Chairman of Civil Aviation Authority of Bangladesh
- In office 18 August 2024 – 26 June 2025
- Prime Minister: Muhammad Yunus (acting)
- Preceded by: Sadikur Rahman Chowdhury
- Succeeded by: Mostofa Mahmud Siddique

Personal details
- Born: East Pakistan, Pakistan
- Education: Bangladesh Air Force Academy

Military service
- Allegiance: Bangladesh
- Branch/service: Bangladesh Air Force
- Years of service: 1989–present
- Rank: Air Vice Marshal
- Unit: No. 9 Squadron
- Commands: AOC of Air Operation Center; AOC of BAF Base Matiur Rahman; AOC of BAF Base Zahurul Haque; AOC of BAF Base Bir Uttam Sultan Mahmud; Chairman of Civil Aviation Authority of Bangladesh;

= Monjur Kabir Bhuiyan =

Bangladesh Air Force officer

Muhammad Monjur Kabir Bhuiyan is a Bangladesh Air Force officer and air officer commanding of the Air Operation Center. He is a former chairman of the Civil Aviation Authority, Bangladesh. Prior to that appointment, he was the air officer commanding at two air bases: BAF Base Zahurul Haque, Patenga, Chattogram, and BAF Base Bir Uttam Sultan Mahmud, Paharkanchanpur.

== Career ==
Bhuiyan received his commission in the Bangladesh Air Force on 2 July 1989. He graduated from the Defence Services Command and Staff College and completed the Senior Command and Staff Course in Pakistan.

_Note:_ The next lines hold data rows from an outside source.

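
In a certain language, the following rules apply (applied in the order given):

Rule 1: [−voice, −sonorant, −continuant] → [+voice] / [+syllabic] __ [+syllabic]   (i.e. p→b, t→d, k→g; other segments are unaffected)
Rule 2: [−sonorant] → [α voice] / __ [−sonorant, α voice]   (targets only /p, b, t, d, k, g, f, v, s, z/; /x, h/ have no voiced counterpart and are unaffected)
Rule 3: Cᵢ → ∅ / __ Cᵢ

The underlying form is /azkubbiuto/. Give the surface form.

Rule 1 (intervocalic voicing): /t/ is a voiceless stop between vowels /u/ and /o/, so it voices to [d]. /azkubbiuto/ → azkubbiudo.
Rule 2 (regressive voicing assimilation): /z/ precedes the voiceless obstruent /k/, so it devoices to [s] by assimilation. /azkubbiudo/ → askubbiudo.
Rule 3 (degemination): /bb/ is a geminate; the first /b/ deletes. /askubbiudo/ → askubiudo.

askubiudo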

Bhuiyan commanded the BAF Base Bir Uttam Sultan Mahmud. He served as the director of overseas air operations and the director of the Cyber Warfare and IT Directorate. He was the officer commanding of the Air Defense Operation Center. He is a former pro vice-chancellor of the Bangabandhu Sheikh Mujibur Rahman Aviation and Aerospace University.

After the fall of the Sheikh Hasina-led Awami League government, Bhuiyan was appointed chairman of the Civil Aviation Authority, Bangladesh. He replaced Sadikur Rahman Chowdhury as chairman of the Civil Aviation Authority, Bangladesh. Before that, he was the commander of BAF Base Zahurul Haque.

In June 2025, Bhuiyan was terminated and transferred to the Armed Forces Division.

== Personal life ==
Bhuiyan is married to Ferdaus Nahar, an artist of Bangladesh Betar.